Todo este programa estético brillo-luctuoso del humor se traspola a la literatura de Mónaco. El libro de Churrichimi se compone de dos cuentos, que con un lenguaje depurado, para nada ostentoso, pero tampoco llano, e incluso con algunos remansos cercanos a la lírica, el autor le da vida a sus humanoides. El sexo, las drogas, lo absurdo, el terror como tópicos de las gráficas de Mónaco también aparecen en su literatura.
En el primer relato, Medusa, dos estudiantes universitarios comparten un departamento. Uno es más aplicado y mesurado, el otro busca drogas y evasión. Este último encuentra en su vecina, de vida misteriosa y alternativa, una compañera perfecta de aventuras. Las páginas mixturan sordidez y heroísmo, atrapando al lector mientras se construyen los personajes y los ambientes. De ese modo, resuenan ecos de la estética de Mariana Enríquez, con relatos en barrios periféricos de los años 90. Sin embargo, el uso del humor aparece a través de marcas generacionales de consumos culturales.
“La cosa es que me convida esa cosa y quedé duro como una piedra.
—No sabés, siento que ahora entiendo todas las letras de Los redondos.
—Eso es porque siempre escuchaste grupo Karicias, que no usan mucho el doble sentido y la metáfora.”
Personajes como Pirincho y Salpicón, amigos de Claudio, uno de los estudiantes que se convierte en dealer, nos recuerda un poco a Pelotincho, aquel célebre personaje de Churrichimi, pero aquellos como una contracara más popular o “rollinga”.
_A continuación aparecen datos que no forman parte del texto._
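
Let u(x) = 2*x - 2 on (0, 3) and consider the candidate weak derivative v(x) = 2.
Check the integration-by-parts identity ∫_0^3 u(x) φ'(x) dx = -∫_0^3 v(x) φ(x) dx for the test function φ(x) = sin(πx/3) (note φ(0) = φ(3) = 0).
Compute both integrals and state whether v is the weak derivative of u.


LHS = -12/π, RHS = -12/π. Yes, v = u' weakly.

u(x) = 2*x - 2, classical derivative u'(x) = 2.
φ(x) = sin(πx/3), so φ'(x) = π*cos(π*x/3)/3.
Note φ(0) = φ(3) = 0, so the boundary term u·φ vanishes.
LHS = ∫_0^3 u(x) φ'(x) dx = ∫_0^3 (2*π*x*cos(π*x/3)/3 - 2*π*cos(π*x/3)/3) dx. Term by term:
  ∫_0^3 -2*π*cos(π*x/3)/3 dx = 0;  ∫_0^3 2*π*x*cos(π*x/3)/3 dx = -12/π.
Sum: 0 − 12/π = -12/π.
So LHS = -12/π.
∫_0^3 v(x) φ(x) dx = ∫_0^3 (2*sin(π*x/3)) dx. Term by term:
  ∫_0^3 2*sin(π*x/3) dx = 12/π.
So RHS = -∫_0^3 v(x) φ(x) dx = -12/π.
LHS = RHS, so the identity holds for this test φ.
Moreover u is smooth here and v(x) = u'(x) = 2 pointwise, so the identity holds for every test function. Hence v is the weak derivative of u.


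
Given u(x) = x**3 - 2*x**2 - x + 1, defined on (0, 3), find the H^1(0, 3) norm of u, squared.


||u||_{H^1}^2 = 6477/70

The H^1 norm (squared) on an interval (0, L) is
  ||u||_{H^1}^2 = ∫_0^L u(x)^2 dx + ∫_0^L u'(x)^2 dx.
Compute u'(x) = 3*x**2 - 4*x - 1.
Then u(x)^2 = x**6 - 4*x**5 + 2*x**4 + 6*x**3 - 3*x**2 - 2*x + 1 and u'(x)^2 = 9*x**4 - 24*x**3 + 10*x**2 + 8*x + 1.
Integrate each monomial from 0 to 3 using ∫_0^3 c·x^n dx = c·3^(n+1)/(n+1):
  ∫_0^3 u(x)^2 dx = ∫_0^3 (x^6 - 4*x^5 + 2*x^4 + 6*x^3 - 3*x^2 - 2*x + 1) dx. Term by term:
    ∫_0^3 x^6 dx = 2187/7;  ∫_0^3 -4*x^5 dx = -486;  ∫_0^3 2*x^4 dx = 486/5;
    ∫_0^3 6*x^3 dx = 243/2;  ∫_0^3 -3*x^2 dx = -27;  ∫_0^3 -2*x dx = -9;
    ∫_0^3 1 dx = 3.
  Sum: 2187/7 − 486 + 486/5 + 243/2 − 27 − 9 + 3 = 849/70.
  ∫_0^3 u'(x)^2 dx = ∫_0^3 (9*x^4 - 24*x^3 + 10*x^2 + 8*x + 1) dx. Term by term:
    ∫_0^3 9*x^4 dx = 2187/5;  ∫_0^3 -24*x^3 dx = -486;  ∫_0^3 10*x^2 dx = 90;
    ∫_0^3 8*x dx = 36;  ∫_0^3 1 dx = 3.
  Sum: 2187/5 − 486 + 90 + 36 + 3 = 402/5.
Adding: ||u||_{H^1}^2 = 849/70 + 402/5 = 6477/70.


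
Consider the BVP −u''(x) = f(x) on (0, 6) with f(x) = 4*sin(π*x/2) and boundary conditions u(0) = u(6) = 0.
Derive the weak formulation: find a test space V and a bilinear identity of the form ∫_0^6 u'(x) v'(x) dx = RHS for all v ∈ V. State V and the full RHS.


V = H^1_0(0, 6) (so v(0) = v(6) = 0); weak form: ∫_0^6 u'v' dx = ∫_0^6 (4*sin(π*x/2)) v dx for all v ∈ V.

Multiply both sides by a test function v and integrate from 0 to 6:
  ∫_0^6 −u''(x) v(x) dx = ∫_0^6 f(x) v(x) dx.
Integrate the LHS by parts once:
  ∫_0^6 −u'' v dx = −[u'(x) v(x)]_0^6 + ∫_0^6 u'(x) v'(x) dx.
Thus ∫_0^6 u'(x) v'(x) dx = ∫_0^6 f(x) v(x) dx + [u'(x) v(x)]_0^6.
Choose V so that boundary terms are either known or forced to vanish.
u is Dirichlet: u(0) = u(6) = 0. Let V = H^1_0(0, 6); then v(0) = v(6) = 0, and [u' v]_0^6 = 0.
Weak formulation: find u (satisfying any essential BC) such that ∫_0^6 u'(x) v'(x) dx = ∫_0^6 f v dx for all v ∈ V.
Substituting f(x) = 4*sin(π*x/2), the right-hand side is ∫_0^6 (4*sin(π*x/2)) v dx.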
En el segundo y último cuento, La visita, mediante un gran dominio del suspenso, el relato se enmarca en una zona rural y humilde. Una mujer es asistida por una señora de campo. Aparentemente está enferma, pero en su vientre guarda la monstruosidad que recién se revelaría sobre el final; por lo cual a medida que leemos estamos atravesados por el asma de lo siniestro:
“… Mientras tenía en la oreja el teléfono y daba el tono de llamada, las luciérnagas volaban encendiendo y apagando la luz verde, coincidiendo con la intermitencia del tono de la llamada. Atendió el contestador automático y cortó. Del cerro del frente, apenas distinguible, cayó un pedazo hacia el río que chapotéo y salpicó. El olor de las algas del río avanzó más con la noche e Ivana se llenó los pulmones con él. Después dio vuelta y retornó a la casa. Por la calle de tierra avanzaba un Duna rojo con las luces apagadas. Su padre venía al volante, medio encorvado. Paso de largo frente a ella.”
Esa agitación que despierta nuestras zonas oscuras es uno de los objetivos de estos contundentes relatos, y se logra por el manejo equilibrado del suspenso de un Churrichimi que no le queda grande el saco de las letras cuando decide dejar reposar el dibujo para naufragar las zonas de la descripción, la alusión y la elipsis literaria.